OdpowiedzUsuńmoj ukochany balsam pod prysznic z Eveline <3
Ja nie wiem jak Ty to robisz, że co miesiąc masz takie mega denka :D
OdpowiedzUsuńMiałam masło do ciała z tej serii Simply Beautiful i pachniało bosko :)
OdpowiedzUsuńJagodowy Balea? ale cudo ;) Szkoda, że z tuszem z YR nie mogłas się dogadać ;(
OdpowiedzUsuńMiałam trzy duże próbki tego balsamu pod prysznic z Eveline i był całkiem niezły, ale tak jak Ty sama bym go sobie nie kupiła.
OdpowiedzUsuńPokaźne denko
OdpowiedzUsuńWOW! mega zużycie :) to teraz jest miejsce na nowe kosmetyki :)
OdpowiedzUsuńBardzo udane denko :) Miałam szampon jagodowy z Balea i zapach bardzo mi się podobał :)

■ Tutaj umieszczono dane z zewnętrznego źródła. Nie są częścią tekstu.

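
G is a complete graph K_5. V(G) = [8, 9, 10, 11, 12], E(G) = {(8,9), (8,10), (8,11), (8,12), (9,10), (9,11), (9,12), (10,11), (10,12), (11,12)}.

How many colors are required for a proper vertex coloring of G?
Clique number ω(G) = 5 (lower bound: χ ≥ ω).
The clique on [8, 9, 10, 11, 12] has size 5, forcing χ ≥ 5, and the coloring below uses 5 colors, so χ(G) = 5.
A valid 5-coloring: color 1: [10]; color 2: [8]; color 3: [12]; color 4: [9]; color 5: [11].

χ(G) = 5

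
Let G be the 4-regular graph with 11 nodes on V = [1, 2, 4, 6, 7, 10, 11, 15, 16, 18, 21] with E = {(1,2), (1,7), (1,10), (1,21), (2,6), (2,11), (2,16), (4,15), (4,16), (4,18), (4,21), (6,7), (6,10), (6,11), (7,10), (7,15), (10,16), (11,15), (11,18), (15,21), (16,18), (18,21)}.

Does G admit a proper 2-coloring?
No, G is not 2-colorable

The clique on vertices [1, 7, 10] has size 3 > 2, so it alone needs 3 colors.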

OdpowiedzUsuńłaaaaaał ile tego :D dobrze, że napisałaś o tym korektorze z Ori bo ja właśnie też nie wiedziałam czy zmienili skład czy co bo kiedyś (dawno temu) miałam go i ostatnio jak go podebrałam siostrze i użyłam to efekt był zerowy :O i nie wiedziałam czy to jakiś trefny egzemplarz czy co... :D ale skoro u Ciebie tez nie działa to pewnie coś w składzie zmienili :D
OdpowiedzUsuńJej jak duzo:o
OdpowiedzUsuńNo nieźle Ci to idzie :-D
OdpowiedzUsuńwiele rzeczy znam :) mi ten balsam pod prysznic z eveline przypadł do gustu :)
OdpowiedzUsuńNo no spore to denko ! :) właśnie uświadomiłam sobie patrząc na wpisy na blogach ,że mamy koniec miesiąca .. boże ale ten czas leci muszę zrobić to moje mini denko :D
OdpowiedzUsuńAleż sporo tych kosmetyków. Ja mam jakieś wolne tempo zużywania.

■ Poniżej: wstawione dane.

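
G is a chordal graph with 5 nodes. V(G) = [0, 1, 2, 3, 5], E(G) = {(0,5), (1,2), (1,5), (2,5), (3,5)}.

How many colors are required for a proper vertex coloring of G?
Clique number ω(G) = 3 (lower bound: χ ≥ ω).
The clique on [1, 2, 5] has size 3, forcing χ ≥ 3, and the coloring below uses 3 colors, so χ(G) = 3.
A valid 3-coloring: color 1: [5]; color 2: [0, 2, 3]; color 3: [1].

χ(G) = 3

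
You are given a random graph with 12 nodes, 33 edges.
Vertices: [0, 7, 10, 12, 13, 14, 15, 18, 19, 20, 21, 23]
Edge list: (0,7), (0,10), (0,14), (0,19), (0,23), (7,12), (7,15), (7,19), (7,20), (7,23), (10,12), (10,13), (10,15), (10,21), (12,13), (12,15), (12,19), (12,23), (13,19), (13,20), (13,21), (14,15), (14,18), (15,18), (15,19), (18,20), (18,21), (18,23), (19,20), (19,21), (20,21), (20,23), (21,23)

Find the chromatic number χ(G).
χ(G) = 4

Clique number ω(G) = 4 (lower bound: χ ≥ ω).
The clique on [18, 20, 21, 23] has size 4, forcing χ ≥ 4, and the coloring below uses 4 colors, so χ(G) = 4.
A valid 4-coloring: color 1: [10, 14, 19, 23]; color 2: [0, 15, 20]; color 3: [12, 21]; color 4: [7, 13, 18].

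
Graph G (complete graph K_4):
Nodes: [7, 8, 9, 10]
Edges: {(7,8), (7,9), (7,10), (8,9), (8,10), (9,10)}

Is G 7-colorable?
Yes, G is 7-colorable

A valid 7-coloring: color 1: [8]; color 2: [10]; color 3: [7]; color 4: [9].
(χ(G) = 4 ≤ 7.)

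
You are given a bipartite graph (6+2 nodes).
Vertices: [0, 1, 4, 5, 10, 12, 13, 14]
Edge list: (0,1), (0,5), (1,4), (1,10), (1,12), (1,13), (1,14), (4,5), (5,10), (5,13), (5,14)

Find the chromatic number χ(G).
χ(G) = 2

Clique number ω(G) = 2 (lower bound: χ ≥ ω).
The graph is bipartite (no odd cycle), so 2 colors suffice: χ(G) = 2.
A valid 2-coloring: color 1: [1, 5]; color 2: [0, 4, 10, 12, 13, 14].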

OdpowiedzUsuńWow ,niezłe denko ,gratuluje zużyć :)
OdpowiedzUsuńPosiadam olejek evree tylko wersję z olejkiem arganowym:) również jestem bardzo zadowolona i chcę spróbować tego różanego który chwalisz Ty :)
OdpowiedzUsuńPolecam wersję na bazie arganu i zapraszam na recenzję.